Capisco il pensiero che è passato per la testa al costruttore di questo arco, perché fatta eccezione per la disposizione della fibra questa bacchetta è molto bella, e quindi qualsiasi artigiano sarebbe stato tentato di salvarla.

Il restauro

Naturalmente la prima cosa da fare è asportare totalmente la rottura, per poi successivamente incollarvi il nuovo pezzo di legno. Per farlo si procede ad incollare la parte della bacchetta interessata su una tavoletta di legno.

Fissare la bacchetta in questo modo consente di poter lavorare con una certa comodità, come vedete dalla foto qui sopra, che purtroppo è sfocata e per la quale mi scuso, ma è l'unica che sono riuscito a fare al mio sfuggente collega. In oltre come vedete qui sotto viene aumentata la superficie dell'incollaggio, ma soprattutto consente di eseguire il piano perfettamente in asse con la bacchetta.

Così appare il profilo dell'arco dopo aver tolto tutta la rottura; i numeri che vedete scritti sotto le frecce si riferiscono al diametro originale e all'altezza massima della cresta.

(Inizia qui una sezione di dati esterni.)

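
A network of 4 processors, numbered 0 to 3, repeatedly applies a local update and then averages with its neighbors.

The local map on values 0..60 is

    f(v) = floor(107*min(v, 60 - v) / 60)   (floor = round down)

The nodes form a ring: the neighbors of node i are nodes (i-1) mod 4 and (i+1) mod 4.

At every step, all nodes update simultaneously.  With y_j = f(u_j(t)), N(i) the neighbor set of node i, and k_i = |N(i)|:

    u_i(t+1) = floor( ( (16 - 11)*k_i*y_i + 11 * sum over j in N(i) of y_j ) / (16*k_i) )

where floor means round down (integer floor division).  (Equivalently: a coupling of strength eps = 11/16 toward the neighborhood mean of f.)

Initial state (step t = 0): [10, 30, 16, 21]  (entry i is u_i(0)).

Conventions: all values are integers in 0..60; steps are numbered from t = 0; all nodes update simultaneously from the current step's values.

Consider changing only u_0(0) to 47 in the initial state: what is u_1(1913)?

Answer: u_1(1913) = 41
Key observation: The state at step 9, [33, 33, 33, 33], reappears at step 14: the system is in a cycle of period 5 from step 9 on.  Therefore the state at step 1913 equals the state at step 9 + ((1913 - 9) mod 5) = 13, which is [41, 41, 41, 41].

Derivation:
t=0: [47, 30, 16, 21]
t=1: [38, 34, 39, 29]
t=2: [45, 40, 44, 42]
t=3: [31, 29, 31, 28]
t=4: [50, 51, 50, 50]
t=5: [16, 16, 16, 17]
t=6: [28, 28, 28, 28]
t=7: [49, 49, 49, 49]
t=8: [19, 19, 19, 19]
t=9: [33, 33, 33, 33]
t=10: [48, 48, 48, 48]
t=11: [21, 21, 21, 21]
t=12: [37, 37, 37, 37]
t=13: [41, 41, 41, 41]
t=14: [33, 33, 33, 33]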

Una volta preparato il pezzo nuovo, scelto e lavorato tenendo conto del colore e della disposizione della fibra del legno, vi si fanno dei piccoli graffi, come vedete nella foto, per aumentare la presa della colla.

Siamo arrivati alla fase dell'incollaggio, una volta eseguito lo si fissa con dei morsetti e lo si lascia riposare per qualche giorno.

Una volta che la colla ha fatto presa, si rimuove la tavoletta e si segna, come vedete nelle foto sopra e sotto la mezzeria della bacchetta e della testa.

A questo punto il Maestro Navea Vera ha proceduto nel lavorare le due facce laterali, facendo attenzione ad inclinarle più di quelle originali, in modo da evitare il contatto con la testina.

Da questo momento in avanti le foto scarseggiano; purtroppo io non posso essere sempre presente in laboratorio per farle, ed il mio collega da questo punto in avanti si è dimenticato, quindi i prossimi passaggi sono costretto a raccontarveli senza farveli vedere.

Una volta fatti i laterali si procede a ricostruire il tondo, quindi si fanno le due facce inclinate superiori a pialla, e dopo si arriva al rotondo con la lima.

Dopo aver accennato la testa si inserisce una vite in titanio per mettere in sicurezza il restauro, di cui si vede il forellino terminale nella foto qui sotto, che è anche l'unica testimonianza della presenza di una vite, perché il mio collega l'ha fatta praticamente sparire e non ne troverete traccia nelle altre immagini.

Inserita la vite si finisce la testina e si procede, prima con l'ossidazione con i raggi UVA, e successivamente con la verniciatura e la levigatura.

Il restauro finito

Beh non credo ci sia molto da aggiungere, le immagini parlano da sole. Esecuzione perfetta, anche sotto una luce molto forte la linea dell'incollaggio è appena percettibile. Il colore non è ancora esattamente identico, ma tempo sei mesi di ossidazione e lo diventerà.

Aggiungo solo: Grazie Daniel, è bello vederti lavorare.

Particolare della parte terminale dell'incollaggio.

La vite è posizionata sul vertice della cresta un millimetro e mezzo dopo quella macchia nera che vedete, e vi garantisco che non è la foto; anche dal vivo non c'è!